A traffic study commissioned by Salve Regina University that looked favorably on the proposed construction of two dormitories on the campus was recently called into question by those opposed to the new residence halls.
At a special meeting of the Newport Zoning Board on Sept. 22, attorneys representing abutters in opposition to the proposal said the traffic study was incomplete and did not speak to the “true impact” of the dorms’ construction because the analysis failed to address the potential increase in commercial, ride-service and delivery-service vehicles in the area.
“Would trips actually be increased as a result of a population of 400 people coming into a very small block area that would be utilizing other delivery services to meet their needs?” asked attorney Patrick Dougherty, who is representing abutters Alan and Marilla Cervasio.
“You can’t truly say that the traffic impact that is presented in the report is the true traffic impact, because it doesn’t take into account the very real-life factor of deliveries of things such as pizza, food . . . Amazon [and] UPS [packages], and all of the other things that would be servicing an additional 400 people that are being thrust into this neighborhood,” he said.
The study was prepared by Crossman Engineering, a firm based in Warwick, and published in June 2021. It found that traffic in the area of the proposed dorms would not substantially increase because of the construction. In August, Gordon Meth, a civil engineer based in New Jersey, testified that the study significantly underestimated the traffic impact of the proposed dorms and said that the methodology used by Crossman Engineering was flawed because it based its findings on a formula that equated the number of students in the dorms with the total number of parking spaces.
Elizabeth McChesney, a project engineer at Crossman Engineering, defended the report, saying that it was Meth’s process that fell short.
“I believe our report is more reliable,” she said. “Mr. Meth’s trip-generation analysis doesn’t consider that juniors will be on campus. Crossman’s is based on actual counts. It’s based on the Salve Regina campus and considers the information needed for this development. Mr. Meth’s does not.”
Despite the difference in methodology, neither found that the minimum number of new trips generated by the proposed construction were enough to trigger a comprehensive traffic analysis as required by professional planning standards. But that did not stop lawyers representing opponents of the proposal to harp on the fact that the study failed to address the potential impact of increased commercial traffic.
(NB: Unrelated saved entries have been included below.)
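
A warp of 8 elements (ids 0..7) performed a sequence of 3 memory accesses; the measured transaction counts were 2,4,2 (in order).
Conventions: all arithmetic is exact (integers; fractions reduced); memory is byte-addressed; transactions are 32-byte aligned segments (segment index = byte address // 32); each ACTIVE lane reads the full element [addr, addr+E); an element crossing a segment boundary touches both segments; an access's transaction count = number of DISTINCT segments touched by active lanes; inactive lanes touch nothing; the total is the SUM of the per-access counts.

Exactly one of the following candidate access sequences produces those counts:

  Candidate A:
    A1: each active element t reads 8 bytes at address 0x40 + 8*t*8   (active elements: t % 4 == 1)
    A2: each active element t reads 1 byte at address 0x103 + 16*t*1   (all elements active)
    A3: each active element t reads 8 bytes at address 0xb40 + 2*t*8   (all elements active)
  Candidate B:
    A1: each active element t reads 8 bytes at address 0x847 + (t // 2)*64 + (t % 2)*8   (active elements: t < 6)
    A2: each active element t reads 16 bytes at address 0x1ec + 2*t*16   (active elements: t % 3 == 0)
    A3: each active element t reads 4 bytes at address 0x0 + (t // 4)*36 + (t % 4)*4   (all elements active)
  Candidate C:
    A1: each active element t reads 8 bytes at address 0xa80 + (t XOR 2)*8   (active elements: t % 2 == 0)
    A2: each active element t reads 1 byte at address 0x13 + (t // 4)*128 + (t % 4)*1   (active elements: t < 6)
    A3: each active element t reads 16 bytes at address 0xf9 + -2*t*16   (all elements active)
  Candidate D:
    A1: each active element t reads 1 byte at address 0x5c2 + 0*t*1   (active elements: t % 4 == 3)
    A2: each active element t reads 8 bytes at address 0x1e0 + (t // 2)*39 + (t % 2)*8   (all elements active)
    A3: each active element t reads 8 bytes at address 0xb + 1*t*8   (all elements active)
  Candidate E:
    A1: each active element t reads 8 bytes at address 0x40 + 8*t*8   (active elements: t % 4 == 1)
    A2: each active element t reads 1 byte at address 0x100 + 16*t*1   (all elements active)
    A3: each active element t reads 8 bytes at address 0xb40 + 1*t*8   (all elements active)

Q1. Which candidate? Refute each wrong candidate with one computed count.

A: A3 gives 4 transactions, not 2
B: A1 gives 3 transactions, not 2
C: A2 gives 2 transactions, not 4
D: A1 gives 1 transaction, not 2
E: all counts match (2,4,2)

Answer: E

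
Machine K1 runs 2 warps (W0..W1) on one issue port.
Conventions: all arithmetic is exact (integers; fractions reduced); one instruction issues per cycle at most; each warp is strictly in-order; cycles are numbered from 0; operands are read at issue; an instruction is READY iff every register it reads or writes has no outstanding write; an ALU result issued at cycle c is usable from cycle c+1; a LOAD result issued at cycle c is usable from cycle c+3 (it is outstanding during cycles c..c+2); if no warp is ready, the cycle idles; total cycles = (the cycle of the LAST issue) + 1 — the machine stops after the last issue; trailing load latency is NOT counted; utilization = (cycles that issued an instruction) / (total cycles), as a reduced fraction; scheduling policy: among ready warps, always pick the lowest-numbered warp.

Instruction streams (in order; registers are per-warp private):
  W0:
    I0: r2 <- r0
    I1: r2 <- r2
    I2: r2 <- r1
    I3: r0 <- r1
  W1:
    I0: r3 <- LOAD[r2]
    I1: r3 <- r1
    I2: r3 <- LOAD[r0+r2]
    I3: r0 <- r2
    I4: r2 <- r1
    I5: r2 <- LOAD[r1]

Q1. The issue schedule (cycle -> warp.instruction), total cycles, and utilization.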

McChesney said such data is never calculated as part of a standard traffic analysis.
“Why? Because you don’t want the board to know the traffic impact?” asked Dougherty.
After a lengthy back and forth between McChesney and Dougherty, Zoning Board members asked McChesney if the study showed a traffic increase meeting the standard, which is about 100 new trips per day, and what additional factors would be studied in the resulting analysis. McChesney said accident data, sightlines, vehicle speeds and other topics would be addressed.
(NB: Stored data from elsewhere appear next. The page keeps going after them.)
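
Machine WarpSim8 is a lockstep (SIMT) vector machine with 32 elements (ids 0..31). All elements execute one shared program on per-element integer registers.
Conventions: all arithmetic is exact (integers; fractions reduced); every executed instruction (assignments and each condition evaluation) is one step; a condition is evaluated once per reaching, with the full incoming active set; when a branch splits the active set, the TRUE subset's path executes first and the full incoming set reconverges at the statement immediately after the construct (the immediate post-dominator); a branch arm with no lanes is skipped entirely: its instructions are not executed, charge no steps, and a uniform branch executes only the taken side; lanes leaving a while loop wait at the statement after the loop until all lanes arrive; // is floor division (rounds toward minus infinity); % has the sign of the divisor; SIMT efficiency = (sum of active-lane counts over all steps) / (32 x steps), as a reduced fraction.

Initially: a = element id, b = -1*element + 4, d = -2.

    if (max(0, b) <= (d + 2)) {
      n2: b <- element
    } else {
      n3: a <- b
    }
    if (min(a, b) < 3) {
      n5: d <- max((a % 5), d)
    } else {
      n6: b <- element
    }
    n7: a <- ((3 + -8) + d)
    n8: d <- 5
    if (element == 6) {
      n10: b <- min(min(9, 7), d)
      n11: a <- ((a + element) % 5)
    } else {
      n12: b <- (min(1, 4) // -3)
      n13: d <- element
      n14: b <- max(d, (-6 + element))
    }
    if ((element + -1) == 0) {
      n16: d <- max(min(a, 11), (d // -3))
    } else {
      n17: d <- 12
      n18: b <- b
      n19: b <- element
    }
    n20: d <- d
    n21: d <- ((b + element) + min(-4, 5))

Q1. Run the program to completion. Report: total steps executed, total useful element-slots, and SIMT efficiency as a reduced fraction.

Answer: 21 steps, 509 useful, 509/672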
The special meeting also saw abutters and nearby property owners testify in opposition to the dorms, with most focusing on the impact to quality of life and the surrounding neighborhood.
“This is not about the students; this is about the money that will be generated by these massive dorms,” said abutter Marilyn Hall of Ruggles Avenue. “If there was a real concern for these students, then Salve would have had the city construct sidewalks for the students who live on Ruggles years ago.”
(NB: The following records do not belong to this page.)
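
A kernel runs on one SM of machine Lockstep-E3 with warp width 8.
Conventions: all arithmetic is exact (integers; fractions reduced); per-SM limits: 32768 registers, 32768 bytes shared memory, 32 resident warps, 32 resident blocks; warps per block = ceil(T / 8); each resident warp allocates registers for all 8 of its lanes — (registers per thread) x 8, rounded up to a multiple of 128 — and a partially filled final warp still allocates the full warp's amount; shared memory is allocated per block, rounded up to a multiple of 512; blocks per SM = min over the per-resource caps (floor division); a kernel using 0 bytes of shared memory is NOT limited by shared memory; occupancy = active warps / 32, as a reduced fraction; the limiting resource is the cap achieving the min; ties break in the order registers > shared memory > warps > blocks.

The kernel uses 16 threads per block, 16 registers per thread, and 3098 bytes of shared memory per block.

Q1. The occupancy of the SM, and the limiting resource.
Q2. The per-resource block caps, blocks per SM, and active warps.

Answer: occupancy 9/16, limited by shared memory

registers: 128 blocks
shared memory: 9 blocks
warps: 16 blocks
blocks: 32 blocks

Answer: 9 blocks, 18 active warps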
“You cannot just stick gigantic buildings into currently shaded corners or onto a spreading vista of the sea and claim that you have not changed the area beyond the sited descriptions of the historic registries,” said Mary Emerson, who also lives in the neighborhood. “Salve’s campus may have reached its saturation point.”
Salve Regina University President Kelli Armstrong was also present, and testified that undergraduate enrollment will stay at the same number of students if the dorms go forward, as the university is making accommodations, like decreasing capacity in other dorms, in preparation.
Armstrong agreed traffic was “an issue” on the campus, and said the university has advocated for speed bumps to be installed, but the city has been slow to respond to the request. She said the dorms would not increase traffic substantially in the neighborhood.
A large public concern was what the dorms would be used for during the summer when classes are not in session. When asked to guarantee the dorms would not be rented to a third party, Armstrong said she could not do so.
The Sept. 22 meeting was one of two recent hearings, each in excess of four hours, as the board hopes to wrap up the years-long saga. The previous night, the board considered testimony from consultant Edward Pimentel that Salve’s application was “defective” because the construction of the dorms would require additional variance and special-use permits that were not requested by the university, namely, more than one residential use on a singular parcel.
At that meeting, the board also heard from residents and abutters who testified that quality of life would be negatively impacted.
Attorney William Landry, representing the university, said nearby residents never had a guarantee that a new dorm would not be constructed near their homes because Newport zoning law allows for such a use in the area.
The university has been undergoing a municipal process with its application for the construction of the new buildings since 2017. Proposed are two dormitories to be built in the Ochre Point neighborhood; one a 214-bed facility on Victoria and Lawrence avenues, and the second a 196-bed building on Ruggles and Lawrence avenues.
A final public hearing is slated for Oct. 13.